时间:2021-01-12 14:58:03

I have a column for residential adresses in my dataset 'ad'. I want to check for addresses which has no numbers(including roman numerals) present. I'm using


ad$check <- grepl("[[:digit:]]",ad$address)

to flag out addresses with no digits present. How do I do the same with addresses that contain roman numerals?


Eg: "floor X, DLF Building- III, ABC City"

例如:“X楼,DLF Building-III,ABC City”

1 个解决方案



You need to make a regex string.


Edit (my first answer was nonsense):


x <- c("floor Imaginary,  building- Momentum, ABC City", "floor X, DLF Building- III, ABC City")
# here come the regex 
grepl("\\b[I|V|X|L|C|D|M]\\b", x, ignore.case = FALSE)

To break it down:


\\b are word boundaries. It means roman numerals must be preceded or trailed by whitespace, punctuation or beginning/end of the string.

\\ b是字边界。这意味着罗马数字必须以空格,标点符号或字符串的开头/结尾开头或尾随。

[I|V|X|L|C|D|M] the "word" we are looking for can only consist of the symbols used for roman numerals. These should be all as far as I know.

[I | V | X | L | C | D | M]我们要查找的“单词”只能包含用于罗马数字的符号。据我所知,这些应该都是。

ignore.case = FALSE this is the standard which is normally set if you omit the option. I find it safer, however, to mention it explicitly if it is important for the operation at hand.

ignore.case = FALSE如果省略该选项,这是通常设置的标准。但是,如果它对于手头的操作很重要,我会发现它更安全。

Use with caution, as a company called e.g., "LCD Industries" would also be flagged as roman numeral. You could combine my approach with this answer to further test if the symbols are in the right order.

请谨慎使用,例如,“LCD Industries”也将被标记为罗马数字。您可以将我的方法与此答案结合起来,以进一步测试符号的顺序是否正确。

Please test on your data and report if it works.




You need to make a regex string.


Edit (my first answer was nonsense):


x <- c("floor Imaginary,  building- Momentum, ABC City", "floor X, DLF Building- III, ABC City")
# here come the regex 
grepl("\\b[I|V|X|L|C|D|M]\\b", x, ignore.case = FALSE)

To break it down:


\\b are word boundaries. It means roman numerals must be preceded or trailed by whitespace, punctuation or beginning/end of the string.

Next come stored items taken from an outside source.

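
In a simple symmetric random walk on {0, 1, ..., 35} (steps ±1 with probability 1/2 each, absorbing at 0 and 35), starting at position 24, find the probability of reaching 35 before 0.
P(hit 35 before 0) = 24/35

Let u_k = P(hit 35 before 0 | start at k). Then u_0 = 0, u_35 = 1, and u_k = u_{k-1}/2 + u_{k+1}/2 for 1 ≤ k ≤ 34. This harmonic recurrence is solved by u_k = k/35, giving u_24 = 24/35.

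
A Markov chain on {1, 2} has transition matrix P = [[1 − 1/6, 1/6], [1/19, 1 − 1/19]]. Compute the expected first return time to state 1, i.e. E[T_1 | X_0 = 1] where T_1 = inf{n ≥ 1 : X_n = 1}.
E[T_1 | X_0 = 1] = 1/π_1 = 25/6

For an irreducible recurrent Markov chain with stationary distribution π, E[T_i | X_0 = i] = 1/π_i (Kac's formula). Here π_1 = (1/19)/(1/6 + 1/19) = (1/19)/(25/114) = 6/25, so E[T_1 | X_0 = 1] = 1/π_1 = (1/6 + 1/19)/(1/19) = (25/114)/(1/19) = 25/6.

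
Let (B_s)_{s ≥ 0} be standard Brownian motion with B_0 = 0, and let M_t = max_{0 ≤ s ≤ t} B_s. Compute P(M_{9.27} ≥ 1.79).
P(M_{9.27} ≥ 1.79) = 2·P(B_{9.27} ≥ 1.79) = 2(1 − Φ(1.79/√9.27)) ≈ 0.5566

By the reflection principle for Brownian motion, P(M_t ≥ a) = 2 · P(B_t ≥ a) for a ≥ 0. Since B_t ~ N(0, t), P(B_t ≥ 1.79) = 1 − Φ(1.79/√t) = 1 − Φ(1.79/√9.27) = 1 − Φ(0.5879). So
  P(M_{9.27} ≥ 1.79) = 2(1 − Φ(0.5879)) ≈ 0.5566.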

\\ b是字边界。这意味着罗马数字必须以空格,标点符号或字符串的开头/结尾开头或尾随。

[I|V|X|L|C|D|M] the "word" we are looking for can only consist of the symbols used for roman numerals. These should be all as far as I know.

[I | V | X | L | C | D | M]我们要查找的“单词”只能包含用于罗马数字的符号。据我所知,这些应该都是。

ignore.case = FALSE this is the standard which is normally set if you omit the option. I find it safer, however, to mention it explicitly if it is important for the operation at hand.

ignore.case = FALSE如果省略该选项,这是通常设置的标准。但是,如果它对于手头的操作很重要,我会发现它更安全。

Use with caution, as a company called e.g., "LCD Industries" would also be flagged as roman numeral. You could combine my approach with this answer to further test if the symbols are in the right order.

请谨慎使用,例如,“LCD Industries”也将被标记为罗马数字。您可以将我的方法与此答案结合起来,以进一步测试符号的顺序是否正确。

Please test on your data and report if it works.